Hiragana is the most basic character and we start learning hiragana first in elementary schools in Japan. Each character of hiragana doesn’t have any meaning and each of them has just specific one pronunciation (exceptは; mainly we pronounce as “ha” but when it is used just after subjects, we pronounce it as “wa”, andへ; mainly we pronounce this letter as “he” but sometime we have to pronounce as “e” when it is used just after objective word) as you can see on the hiragana list table.
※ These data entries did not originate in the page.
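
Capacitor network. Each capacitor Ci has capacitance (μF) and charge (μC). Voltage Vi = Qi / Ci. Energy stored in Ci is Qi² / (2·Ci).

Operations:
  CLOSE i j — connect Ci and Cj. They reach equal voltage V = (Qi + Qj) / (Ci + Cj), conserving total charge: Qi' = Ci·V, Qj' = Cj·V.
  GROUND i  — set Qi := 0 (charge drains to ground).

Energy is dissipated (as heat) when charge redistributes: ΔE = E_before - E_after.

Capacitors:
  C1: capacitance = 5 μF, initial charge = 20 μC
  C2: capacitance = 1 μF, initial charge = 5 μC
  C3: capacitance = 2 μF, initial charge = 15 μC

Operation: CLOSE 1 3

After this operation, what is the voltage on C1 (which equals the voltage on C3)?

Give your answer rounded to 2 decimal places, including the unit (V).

Initial: C1(5μF, Q=20μC, V=4.00V), C2(1μF, Q=5μC, V=5.00V), C3(2μF, Q=15μC, V=7.50V)
Op 1: CLOSE 1-3: Q_total=35.00, C_total=7.00, V=5.00; Q1=25.00, Q3=10.00; dissipated=8.750

Answer: 5.00 V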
So if you are going to start learning Japanese writing, you should start first hiragana characters.
Even though the sentences which are composed using only hiragana (or katakana) letters are not preferred by ordinal Japanese people (because these sentences are sometime hard to be understood the meanings correctly), we can’t create sentences without hiragana. (This is one of main differences between Chinese and Japanese languages, Chinese sentences are only composed with kanji).
Like as hiragana, each character of katakana doesn’t have any meaning but just specific pronunciation. Here you can see hiragana and katakana list table.
Katakana is not used as often as hiragana in Japanese sentences. Usually katakana characters are used for writing the names of foreign people, foreign words and onomatopoeias. So when we (Japanese) find any Katakana word in any sentence, we can easily understand that the word is not regular Japanese word.
Unlike hiragana and katakana, each kanji character has its own specific meaning. And also it usually has a few specific pronunciations in Japanese language. For example; 水means water, and pronounce “mizu” or “sui” depending on the letters of before or after this letter. And more than 2000 kanji characters are commonly used on the daily life in Japan. Please refer the Japanese Kanji List.
And by connecting two or more kanji characters, our ancestors created common words and phrases which are popularly used in our daily life. For example, 常識 (common sense) and 太平洋 (Pacific Ocean), and these kanji words (or phrases) are much easier for recognizing, understanding and reading than the words (or phrases) which are written in hiragana or katakana for ordinal Japanese people. And without kanji, we would often misunderstand a written sentence even Japanese people. So kanji is very important in Japanese language.